China mines roughly 95% of the world’s rare earths and is also the globe’s top consumer. It said at the start of the year that it will keep the allocation for the entire year at just over 30,000 tonnes.
The country’s export restriction on rare earths is currently before the World Trade Organization after the EU, Japan and the US complained, but what promised to be a precedent-setting case about trade with China now looks more like a damp squib.
This has not stopped lawmakers in the US from viewing rare earths – employed in critical components of the automotive, high tech, green energy and defence industries – as a national security issue and the industry worthy of special treatment.
Some have even called into question an official report from the Pentagon that showed that even at the height of China’s clampdown US defence contractors never faced a shortage of rare earths.
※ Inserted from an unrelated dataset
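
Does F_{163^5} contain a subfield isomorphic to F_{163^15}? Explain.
No: F_{163^15} is not a subfield of F_{163^5}

F_{p^m} embeds in F_{p^n} iff m | n. Here 15 ∤ 5 (since 5 = 0·15 + 5 with remainder 5 ≠ 0), so F_{163^15} is not a subfield of F_{163^5}. Equivalently: if it were, the tower law would give 15 = [F_{163^15}:F_163] dividing [F_{163^5}:F_163] = 5, contradiction.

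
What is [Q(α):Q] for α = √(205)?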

The slump in prices of REEs is as dramatic as the decline in volumes. Some more abundant rare earth elements such as lanthanum have crashed by more than 70%. While heavy and scarcer REEs such as dysprosium have generally held up better, many have also experienced price declines of 50% or more.
The changing marketplace has also led to a brutal beating of Molycorp, which was once the world’s top supplier of REEs and is now restarting mining and processing.
The Colorado company is destined to become the number one producer of the 17 elements outside China, but the rapidly changing economics of the industry has seen its stock decline 20% this week and 74% since May last year.